New York: Five top executives at troubled insurer American International Group (AIG) said last week they will quit if their compensation is cut significantly by the US pay czar, says a media report.
Attributing to people familiar with the matter, The Wall Street Journal said that five senior AIG executives indicated on 1 December, in written notices, that they’re prepared to leave by year-end.
The threat is the latest in the running fracas between AIG and the government’s compensation czar, Kenneth Feinberg, who is charged with setting pay limits for top executives in companies receiving the most federal bailout money.
AIG had received funds to the tune of overUS $180 billion at the height of the global financial crisis last year.

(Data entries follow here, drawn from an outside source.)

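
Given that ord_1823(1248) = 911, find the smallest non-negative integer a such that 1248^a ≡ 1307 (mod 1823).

250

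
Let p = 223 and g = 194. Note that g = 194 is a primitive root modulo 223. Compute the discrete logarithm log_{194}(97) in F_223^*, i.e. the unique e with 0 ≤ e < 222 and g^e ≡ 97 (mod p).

121

Baby-step giant-step with m = ceil(sqrt(222)) = 15.
Baby table (194^j mod 223 for j=0..14):
  0:1  1:194  2:172  3:141  4:148  5:168  6:34  7:129
  8:50  9:111  10:126  11:137  12:41  13:149  14:139
Giant step factor: 194^(-15) ≡ 118 (mod 223).
Scan 97·118^i mod 223 for i = 0, 1, …:
  i=0: 97   i=1: 73   i=2: 140   i=3: 18
  i=4: 117   i=5: 203   i=6: 93   i=7: 47
  i=8: 194
Match at i=8, j=1: e = 8·15 + 1 = 121.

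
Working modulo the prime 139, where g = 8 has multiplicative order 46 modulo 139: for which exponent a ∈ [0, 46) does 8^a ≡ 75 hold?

Baby-step giant-step with m = ceil(sqrt(46)) = 7.
Baby table (8^j mod 139 for j=0..6):
  0:1  1:8  2:64  3:95  4:65  5:103  6:129
Giant step factor: 8^(-7) ≡ 33 (mod 139).
Scan 75·33^i mod 139 for i = 0, 1, …:
  i=0: 75   i=1: 112   i=2: 82   i=3: 65
Match at i=3, j=4: a = 3·7 + 4 = 25.

25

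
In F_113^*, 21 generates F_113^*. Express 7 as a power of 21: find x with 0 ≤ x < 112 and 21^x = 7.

Baby-step giant-step with m = ceil(sqrt(112)) = 11.
Baby table (21^j mod 113 for j=0..10):
  0:1  1:21  2:102  3:108  4:8  5:55  6:25  7:73
  8:64  9:101  10:87
Giant step factor: 21^(-11) ≡ 6 (mod 113).
Scan 7·6^i mod 113 for i = 0, 1, …:
  i=0: 7   i=1: 42   i=2: 26   i=3: 43
  i=4: 32   i=5: 79   i=6: 22   i=7: 19
  i=8: 1
Match at i=8, j=0: x = 8·11 + 0 = 88.

88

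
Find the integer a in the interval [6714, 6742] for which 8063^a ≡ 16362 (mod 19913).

6718

Compute 8063^6714 mod 19913 = 7123, then multiply by 8063 repeatedly:
  8063^6714=7123  8063^6715=3657  8063^6716=15151  8063^6717=16171  8063^6718=16362
Found 16362 at exponent 6718.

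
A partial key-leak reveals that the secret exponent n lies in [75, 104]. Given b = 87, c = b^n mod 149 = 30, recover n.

76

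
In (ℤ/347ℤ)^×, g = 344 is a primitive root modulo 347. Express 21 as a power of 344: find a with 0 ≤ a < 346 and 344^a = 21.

325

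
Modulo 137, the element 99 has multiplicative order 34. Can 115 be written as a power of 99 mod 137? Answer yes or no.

yes

115 ∈ ⟨99⟩ iff 115^34 ≡ 1 (mod 137), since |⟨99⟩| = 34.
115^34 mod 137 = 1.
Since 1 = 1, 115 lies in the subgroup.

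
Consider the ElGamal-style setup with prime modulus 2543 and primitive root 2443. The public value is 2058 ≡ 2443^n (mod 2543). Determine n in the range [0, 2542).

Baby-step giant-step with m = ceil(sqrt(2542)) = 51.
Baby table (2443^j mod 2543 for j=0..50):
  0:1  1:2443  2:2371  3:1942  4:1611  5:1652  6:95  7:672
  8:1461  9:1394  10:465  11:1817  12:1396  13:265  14:1473  15:194
  16:944  17:2234  18:384  19:2288  20:70  21:629  22:675  23:1161
  24:878  25:1205  26:1564  27:1266  28:550  29:946  30:2034  31:40
  32:1086  33:749  34:1390  35:865  36:2505  37:1257  38:1450  39:2494
  40:2357  41:799  42:1476  43:2437  44:428  45:431  46:131  47:2158
  48:355  49:102  50:2515
Giant step factor: 2443^(-51) ≡ 2355 (mod 2543).
Scan 2058·2355^i mod 2543 for i = 0, 1, …:
  i=0: 2058   i=1: 2175   i=2: 523   i=3: 853
  i=4: 2388   i=5: 1167   i=6: 1845   i=7: 1531
  i=8: 2074   i=9: 1710     …   i=48: 1485
  i=49: 550
Match at i=49, j=28: n = 49·51 + 28 = 2527.

2527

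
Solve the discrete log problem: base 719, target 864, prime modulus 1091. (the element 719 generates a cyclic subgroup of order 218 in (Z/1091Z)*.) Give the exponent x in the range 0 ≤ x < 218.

183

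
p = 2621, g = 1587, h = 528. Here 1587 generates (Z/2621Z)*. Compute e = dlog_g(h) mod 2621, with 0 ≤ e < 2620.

575

Baby-step giant-step with m = ceil(sqrt(2620)) = 52.
Baby table (1587^j mod 2621 for j=0..51):
  0:1  1:1587  2:2409  3:1665  4:387  5:855  6:1828  7:2210
  8:372  9:639  10:2387  11:824  12:2430  13:919  14:1177  15:1747
  16:2092  17:1818  18:2066  19:2492  20:2336  21:1138  22:137  23:2497
  24:2408  25:78  26:599  27:1811  28:1441  29:1355  30:1165  31:1050
  32:2015  33:185  34:43  35:95  36:1368  37:828  38:915  39:71
  40:2595  41:674  42:270  43:1267  44:422  45:1359  46:2271  47:202
  48:812  49:1733  50:842  51:2165
Giant step factor: 1587^(-52) ≡ 1301 (mod 2621).
Scan 528·1301^i mod 2621 for i = 0, 1, …:
  i=0: 528   i=1: 226   i=2: 474   i=3: 739
  i=4: 2153   i=5: 1825   i=6: 2320   i=7: 1549
  i=8: 2321   i=9: 229   i=10: 1756   i=11: 1665
Match at i=11, j=3: e = 11·52 + 3 = 575.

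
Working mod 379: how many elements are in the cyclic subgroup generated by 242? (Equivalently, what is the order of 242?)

The order of 242 must divide p − 1 = 378 = 2 · 3^3 · 7.
Divisors: 1, 2, 3, 6, 7, 9, 14, 18, 21, 27, 42, 54, 63, 126, 189, 378.
Check each in increasing order: 242^1 ≡ 242;  242^2 ≡ 198;  242^3 ≡ 162;  242^6 ≡ 93;  242^7 ≡ 145;  242^9 ≡ 285;  242^14 ≡ 180;  242^18 ≡ 119;  242^21 ≡ 328;  242^27 ≡ 184;  242^42 ≡ 327;  242^54 ≡ 125;  242^63 ≡ 378;  242^126 ≡ 1.
Smallest exponent giving 1 is 126.

126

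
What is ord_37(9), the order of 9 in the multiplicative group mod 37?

The order of 9 must divide p − 1 = 36 = 2^2 · 3^2.
Divisors: 1, 2, 3, 4, 6, 9, 12, 18, 36.
Check each in increasing order: 9^1 ≡ 9;  9^2 ≡ 7;  9^3 ≡ 26;  9^4 ≡ 12;  9^6 ≡ 10;  9^9 ≡ 1.
Smallest exponent giving 1 is 9.

9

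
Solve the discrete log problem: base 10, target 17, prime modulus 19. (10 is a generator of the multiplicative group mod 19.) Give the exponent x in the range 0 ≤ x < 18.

8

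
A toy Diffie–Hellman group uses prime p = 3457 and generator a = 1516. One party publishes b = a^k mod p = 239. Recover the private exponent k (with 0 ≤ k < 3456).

Baby-step giant-step with m = ceil(sqrt(3456)) = 59.
Baby table (1516^j mod 3457 for j=0..58):
  0:1  1:1516  2:2808  3:1361  4:2904  5:1703  6:2826  7:993
  8:1593  9:2002  10:3243  11:534  12:606  13:2591  14:804  15:2000
  16:211  17:1832  18:1341  19:240  20:855  21:3262  22:1682  23:2103
  24:794  25:668  26:3244  27:2050  28:3414  29:495  30:251  31:246
  32:3037  33:2825  34:2934  35:2242  36:641  37:339  38:2288  39:1237
  40:1598  41:2668  42:3455  43:425  44:1298  45:735  46:1106  47:51
  48:1262  49:1471  50:271  51:2910  52:428  53:2389  54:2245  55:1732
  56:1849  57:2914  58:3035
Giant step factor: 1516^(-59) ≡ 167 (mod 3457).
Scan 239·167^i mod 3457 for i = 0, 1, …:
  i=0: 239   i=1: 1886   i=2: 375   i=3: 399
  i=4: 950   i=5: 3085   i=6: 102   i=7: 3206
  i=8: 3024   i=9: 286     …   i=35: 3271
  i=36: 51
Match at i=36, j=47: k = 36·59 + 47 = 2171.

2171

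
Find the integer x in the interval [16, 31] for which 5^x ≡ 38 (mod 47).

17

Compute 5^16 mod 47 = 17, then multiply by 5 repeatedly:
  5^16=17  5^17=38
Found 38 at exponent 17.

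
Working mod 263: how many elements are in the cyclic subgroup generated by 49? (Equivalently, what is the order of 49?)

131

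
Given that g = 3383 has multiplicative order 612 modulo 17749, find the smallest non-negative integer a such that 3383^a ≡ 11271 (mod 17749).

Baby-step giant-step with m = ceil(sqrt(612)) = 25.
Baby table (3383^j mod 17749 for j=0..24):
  0:1  1:3383  2:14333  3:16020  4:7963  5:13596  6:7609  7:5197
  8:9941  9:13797  10:13130  11:10792  12:17392  13:16950  14:12580  15:13787
  16:14798  17:9454  18:16933  19:8316  20:863  21:8693  22:16075  23:16538
  24:3206
Giant step factor: 3383^(-25) ≡ 2453 (mod 17749).
Scan 11271·2453^i mod 17749 for i = 0, 1, …:
  i=0: 11271   i=1: 12570   i=2: 4197   i=3: 821
  i=4: 8276   i=5: 13921   i=6: 16886   i=7: 12941
  i=8: 9061   i=9: 4885     …   i=18: 17186
  i=19: 3383
Match at i=19, j=1: a = 19·25 + 1 = 476.

476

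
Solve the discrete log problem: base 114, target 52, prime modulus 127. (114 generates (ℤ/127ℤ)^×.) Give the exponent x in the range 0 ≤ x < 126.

28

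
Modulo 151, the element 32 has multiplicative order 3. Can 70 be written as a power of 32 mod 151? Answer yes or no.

no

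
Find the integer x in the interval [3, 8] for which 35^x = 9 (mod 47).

4

Compute 35^3 mod 47 = 11, then multiply by 35 repeatedly:
  35^3=11  35^4=9
Found 9 at exponent 4.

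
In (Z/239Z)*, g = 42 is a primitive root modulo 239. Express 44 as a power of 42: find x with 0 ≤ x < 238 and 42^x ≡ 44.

136

Baby-step giant-step with m = ceil(sqrt(238)) = 16.
Baby table (42^j mod 239 for j=0..15):
  0:1  1:42  2:91  3:237  4:155  5:57  6:4  7:168
  8:125  9:231  10:142  11:228  12:16  13:194  14:22  15:207
Giant step factor: 42^(-16) ≡ 162 (mod 239).
Scan 44·162^i mod 239 for i = 0, 1, …:
  i=0: 44   i=1: 197   i=2: 127   i=3: 20
  i=4: 133   i=5: 36   i=6: 96   i=7: 17
  i=8: 125
Match at i=8, j=8: x = 8·16 + 8 = 136.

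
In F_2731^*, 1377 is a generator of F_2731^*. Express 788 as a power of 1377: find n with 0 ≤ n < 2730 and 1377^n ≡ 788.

Baby-step giant-step with m = ceil(sqrt(2730)) = 53.
Baby table (1377^j mod 2731 for j=0..52):
  0:1  1:1377  2:815  3:2545  4:592  5:1346  6:1824  7:1859
  8:896  9:2111  10:1063  11:2666  12:618  13:1645  14:1166  15:2485
  16:2633  17:1604  18:2060  19:1842  20:2066  21:1911  22:1494  23:795
  24:2315  25:678  26:2335  27:908  28:2249  29:2650  30:434  31:2260
  32:1411  33:1206  34:214  35:2461  36:2357  37:1161  38:1062  39:1289
  40:2534  41:1831  42:574  43:1139  44:809  45:2476  46:1164  47:2462
  48:1003  49:1976  50:876  51:1881  52:1149
Giant step factor: 1377^(-53) ≡ 866 (mod 2731).
Scan 788·866^i mod 2731 for i = 0, 1, …:
  i=0: 788   i=1: 2389   i=2: 1507   i=3: 2375
  i=4: 307   i=5: 955   i=6: 2268   i=7: 499
  i=8: 636   i=9: 1845     …   i=49: 2100
  i=50: 2485
Match at i=50, j=15: n = 50·53 + 15 = 2665.

2665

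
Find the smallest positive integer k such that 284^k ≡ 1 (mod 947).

The order of 284 must divide p − 1 = 946 = 2 · 11 · 43.
Divisors: 1, 2, 11, 22, 43, 86, 473, 946.
Check each in increasing order: 284^1 ≡ 284;  284^2 ≡ 161;  284^11 ≡ 664;  284^22 ≡ 541;  284^43 ≡ 367;  284^86 ≡ 215;  284^473 ≡ 946;  284^946 ≡ 1.
Smallest exponent giving 1 is 946.

946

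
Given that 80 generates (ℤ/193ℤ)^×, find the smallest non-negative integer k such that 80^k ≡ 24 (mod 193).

42

Baby-step giant-step with m = ceil(sqrt(192)) = 14.
Baby table (80^j mod 193 for j=0..13):
  0:1  1:80  2:31  3:164  4:189  5:66  6:69  7:116
  8:16  9:122  10:110  11:115  12:129  13:91
Giant step factor: 80^(-14) ≡ 25 (mod 193).
Scan 24·25^i mod 193 for i = 0, 1, …:
  i=0: 24   i=1: 21   i=2: 139   i=3: 1
Match at i=3, j=0: k = 3·14 + 0 = 42.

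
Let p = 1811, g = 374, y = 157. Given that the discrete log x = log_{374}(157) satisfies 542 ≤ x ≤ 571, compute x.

Compute 374^542 mod 1811 = 1805, then multiply by 374 repeatedly:
  374^542=1805  374^543=1378  374^544=1048  374^545=776  374^546=464
  374^547=1491  374^548=1657  374^549=356  374^550=941  374^551=600
  374^552=1647  374^553=238  374^554=273  374^555=686  374^556=1213
  374^557=912  374^558=620  374^559=72  374^560=1574  374^561=101
  374^562=1554  374^563=1676  374^564=218  374^565=37  374^566=1161
  374^567=1385  374^568=44  374^569=157
Found 157 at exponent 569.

569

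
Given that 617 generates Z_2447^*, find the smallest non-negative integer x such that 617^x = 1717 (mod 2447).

740

Baby-step giant-step with m = ceil(sqrt(2446)) = 50.
Baby table (617^j mod 2447 for j=0..49):
  0:1  1:617  2:1404  3:30  4:1381  5:521  6:900  7:2278
  8:948  9:83  10:2271  11:1523  12:43  13:2061  14:1644  15:1290
  16:655  17:380  18:1995  19:74  20:1612  21:1122  22:2220  23:1867
  24:1849  25:531  26:2176  27:1636  28:1248  29:1658  30:140  31:735
  32:800  33:1753  34:27  35:1977  36:1203  37:810  38:582  39:1832
  40:2277  41:331  42:1126  43:2241  44:142  45:1969  46:1161  47:1813
  48:342  49:572
Giant step factor: 617^(-50) ≡ 1624 (mod 2447).
Scan 1717·1624^i mod 2447 for i = 0, 1, …:
  i=0: 1717   i=1: 1275   i=2: 438   i=3: 1682
  i=4: 716   i=5: 459   i=6: 1528   i=7: 214
  i=8: 62   i=9: 361     …   i=13: 913
  i=14: 2277
Match at i=14, j=40: x = 14·50 + 40 = 740.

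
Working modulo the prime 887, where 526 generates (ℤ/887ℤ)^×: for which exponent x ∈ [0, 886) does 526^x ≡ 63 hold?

764

Baby-step giant-step with m = ceil(sqrt(886)) = 30.
Baby table (526^j mod 887 for j=0..29):
  0:1  1:526  2:819  3:599  4:189  5:70  6:453  7:562
  8:241  9:812  10:465  11:665  12:312  13:17  14:72  15:618
  16:426  17:552  18:303  19:605  20:684  21:549  22:499  23:809
  24:661  25:869  26:289  27:337  28:749  29:146
Giant step factor: 526^(-30) ≡ 692 (mod 887).
Scan 63·692^i mod 887 for i = 0, 1, …:
  i=0: 63   i=1: 133   i=2: 675   i=3: 538
  i=4: 643   i=5: 569   i=6: 807   i=7: 521
  i=8: 410   i=9: 767     …   i=24: 641
  i=25: 72
Match at i=25, j=14: x = 25·30 + 14 = 764.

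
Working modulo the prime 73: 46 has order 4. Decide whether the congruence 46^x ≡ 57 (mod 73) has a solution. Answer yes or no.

no

57 ∈ ⟨46⟩ iff 57^4 ≡ 1 (mod 73), since |⟨46⟩| = 4.
57^4 mod 73 = 55.
Since 55 ≠ 1, 57 does not lie in the subgroup.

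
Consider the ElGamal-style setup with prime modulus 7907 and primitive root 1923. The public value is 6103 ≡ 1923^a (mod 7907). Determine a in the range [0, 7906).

4173

Baby-step giant-step with m = ceil(sqrt(7906)) = 89.
Baby table (1923^j mod 7907 for j=0..88):
  0:1  1:1923  2:5360  3:4459  4:3469  5:5286  6:4483  7:2179
  8:7414  9:801  10:6365  11:7766  12:5602  13:3312  14:3841  15:1105
  16:5839  17:457  18:1134  19:6257  20:5664  21:3933  22:4067  23:818
  24:7428  25:4002  26:2335  27:6936  28:6726  29:6153  30:3347  31:7890
  32:6844  33:3764  34:3267  35:4283  36:5022  37:2859  38:2492  39:474
  40:2197  41:2493  42:2397  43:7557  44:6952  45:5866  46:4936  47:3528
  48:138  49:4443  50:4329  51:6503  52:4302  53:2024  54:1908  55:236
  56:3129  57:7747  58:693  59:4263  60:6097  61:6357  62:289  63:2257
  64:7175  65:7717  66:6259  67:1603  68:6746  69:5078  70:7756  71:2186
  72:5061  73:6693  74:5950  75:421  76:3069  77:3065  78:3280  79:5561
  80:3539  81:5477  82:147  83:5936  84:5127  85:7099  86:3895  87:2156
  88:2720
Giant step factor: 1923^(-89) ≡ 3680 (mod 7907).
Scan 6103·3680^i mod 7907 for i = 0, 1, …:
  i=0: 6103   i=1: 3160   i=2: 5510   i=3: 3252
  i=4: 4069   i=5: 5969   i=6: 274   i=7: 4131
  i=8: 4826   i=9: 558     …   i=45: 3261
  i=46: 5561
Match at i=46, j=79: a = 46·89 + 79 = 4173.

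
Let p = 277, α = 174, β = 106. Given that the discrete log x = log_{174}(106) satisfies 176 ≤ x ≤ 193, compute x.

Compute 174^176 mod 277 = 48, then multiply by 174 repeatedly:
  174^176=48  174^177=42  174^178=106
Found 106 at exponent 178.

178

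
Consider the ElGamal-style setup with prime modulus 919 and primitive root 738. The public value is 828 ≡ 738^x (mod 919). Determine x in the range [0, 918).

86

Baby-step giant-step with m = ceil(sqrt(918)) = 31.
Baby table (738^j mod 919 for j=0..30):
  0:1  1:738  2:596  3:566  4:482  5:63  6:544  7:788
  8:736  9:39  10:293  11:269  12:18  13:418  14:619  15:79
  16:405  17:215  18:602  19:399  20:382  21:702  22:679  23:247
  24:324  25:172  26:114  27:503  28:857  29:194  30:727
Giant step factor: 738^(-31) ≡ 373 (mod 919).
Scan 828·373^i mod 919 for i = 0, 1, …:
  i=0: 828   i=1: 60   i=2: 324
Match at i=2, j=24: x = 2·31 + 24 = 86.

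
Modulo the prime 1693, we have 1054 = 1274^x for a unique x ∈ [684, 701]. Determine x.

Compute 1274^684 mod 1693 = 769, then multiply by 1274 repeatedly:
  1274^684=769  1274^685=1152  1274^686=1510  1274^687=492  1274^688=398
  1274^689=845  1274^690=1475  1274^691=1613  1274^692=1353  1274^693=248
  1274^694=1054
Found 1054 at exponent 694.

694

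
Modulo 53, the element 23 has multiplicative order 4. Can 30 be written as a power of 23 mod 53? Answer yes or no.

yes

⟨23⟩ has order 4; its elements mod 53 are {1, 23, 30, 52}.
30 is in this set.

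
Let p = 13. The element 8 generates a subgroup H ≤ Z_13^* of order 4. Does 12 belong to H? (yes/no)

12 ∈ ⟨8⟩ iff 12^4 ≡ 1 (mod 13), since |⟨8⟩| = 4.
12^4 mod 13 = 1.
Since 1 = 1, 12 lies in the subgroup.

yes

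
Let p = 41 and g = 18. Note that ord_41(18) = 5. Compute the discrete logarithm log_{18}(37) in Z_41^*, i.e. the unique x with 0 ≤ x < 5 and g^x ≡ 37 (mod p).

Successive powers of 18 modulo 41:
  18^0=1  18^1=18  18^2=37
So 18^2 ≡ 37 (mod 41), giving x = 2.

2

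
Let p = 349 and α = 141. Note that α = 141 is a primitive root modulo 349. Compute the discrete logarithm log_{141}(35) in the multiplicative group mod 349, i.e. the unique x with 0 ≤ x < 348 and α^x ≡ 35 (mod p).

21

Baby-step giant-step with m = ceil(sqrt(348)) = 19.
Baby table (141^j mod 349 for j=0..18):
  0:1  1:141  2:337  3:53  4:144  5:62  6:17  7:303
  8:145  9:203  10:5  11:7  12:289  13:265  14:22  15:310
  16:85  17:119  18:27
Giant step factor: 141^(-19) ≡ 229 (mod 349).
Scan 35·229^i mod 349 for i = 0, 1, …:
  i=0: 35   i=1: 337
Match at i=1, j=2: x = 1·19 + 2 = 21.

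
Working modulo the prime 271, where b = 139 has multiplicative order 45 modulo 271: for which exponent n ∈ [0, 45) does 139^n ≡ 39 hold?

44

Baby-step giant-step with m = ceil(sqrt(45)) = 7.
Baby table (139^j mod 271 for j=0..6):
  0:1  1:139  2:80  3:9  4:167  5:178  6:81
Giant step factor: 139^(-7) ≡ 141 (mod 271).
Scan 39·141^i mod 271 for i = 0, 1, …:
  i=0: 39   i=1: 79   i=2: 28   i=3: 154
  i=4: 34   i=5: 187   i=6: 80
Match at i=6, j=2: n = 6·7 + 2 = 44.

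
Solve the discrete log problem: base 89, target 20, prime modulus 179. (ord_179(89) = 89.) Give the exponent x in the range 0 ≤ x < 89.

38

Baby-step giant-step with m = ceil(sqrt(89)) = 10.
Baby table (89^j mod 179 for j=0..9):
  0:1  1:89  2:45  3:67  4:56  5:151  6:14  7:172
  8:93  9:43
Giant step factor: 89^(-10) ≡ 129 (mod 179).
Scan 20·129^i mod 179 for i = 0, 1, …:
  i=0: 20   i=1: 74   i=2: 59   i=3: 93
Match at i=3, j=8: x = 3·10 + 8 = 38.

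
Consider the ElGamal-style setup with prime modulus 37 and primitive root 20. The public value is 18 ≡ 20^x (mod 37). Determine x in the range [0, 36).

5

Successive powers of 20 modulo 37:
  20^0=1  20^1=20  20^2=30  20^3=8  20^4=12  20^5=18
So 20^5 ≡ 18 (mod 37), giving x = 5.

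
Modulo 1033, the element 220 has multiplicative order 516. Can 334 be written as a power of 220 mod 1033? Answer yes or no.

yes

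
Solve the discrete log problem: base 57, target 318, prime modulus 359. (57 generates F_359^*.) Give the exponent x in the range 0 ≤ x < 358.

Baby-step giant-step with m = ceil(sqrt(358)) = 19.
Baby table (57^j mod 359 for j=0..18):
  0:1  1:57  2:18  3:308  4:324  5:159  6:88  7:349
  8:148  9:179  10:151  11:350  12:205  13:197  14:100  15:315
  16:5  17:285  18:90
Giant step factor: 57^(-19) ≡ 252 (mod 359).
Scan 318·252^i mod 359 for i = 0, 1, …:
  i=0: 318   i=1: 79   i=2: 163   i=3: 150
  i=4: 105   i=5: 253   i=6: 213   i=7: 185
  i=8: 309   i=9: 324
Match at i=9, j=4: x = 9·19 + 4 = 175.

175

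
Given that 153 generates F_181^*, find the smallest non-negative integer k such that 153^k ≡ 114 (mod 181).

96

Baby-step giant-step with m = ceil(sqrt(180)) = 14.
Baby table (153^j mod 181 for j=0..13):
  0:1  1:153  2:60  3:130  4:161  5:17  6:67  7:115
  8:38  9:22  10:108  11:53  12:145  13:103
Giant step factor: 153^(-14) ≡ 166 (mod 181).
Scan 114·166^i mod 181 for i = 0, 1, …:
  i=0: 114   i=1: 100   i=2: 129   i=3: 56
  i=4: 65   i=5: 111   i=6: 145
Match at i=6, j=12: k = 6·14 + 12 = 96.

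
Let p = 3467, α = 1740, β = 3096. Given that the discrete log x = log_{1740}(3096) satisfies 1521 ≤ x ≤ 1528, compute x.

1527

Compute 1740^1521 mod 3467 = 373, then multiply by 1740 repeatedly:
  1740^1521=373  1740^1522=691  1740^1523=2758  1740^1524=592  1740^1525=381
  1740^1526=743  1740^1527=3096
Found 3096 at exponent 1527.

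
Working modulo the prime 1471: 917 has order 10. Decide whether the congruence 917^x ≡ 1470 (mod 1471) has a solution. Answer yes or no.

yes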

Among AIG executives prepared to resign are its general counsel, Anastasia Kelly, and the heads of some of its largest insurance businesses, the report said, adding two of them changed their minds over the weekend to leave the firm.
“The executives are worried that their 2009 pay will be clipped, and that they will be subject to even tougher restrictions in 2010, including a prohibition against collecting so-called golden-parachute severance payments that they are currently eligible for,” the daily said.
The company’s recently hired chief executive Robert Benmosche threatened to quit last month reportedly amid frustrations over limitations on pay for top AIG executives.
Feinberg has reduced average compensation for the 25 top earner employees at companies that received government funds and is working on pay structures for the next 75.
In October, Feinberg reduced 2009 compensation for AIG’s top 13 employees by 57 per cent, including limiting most base salaries to no more than US $5,00,000. Those 13 executives were the ones who remained of the 25 top 2009 earners at AIG, whose pay Feinberg was ordered to review.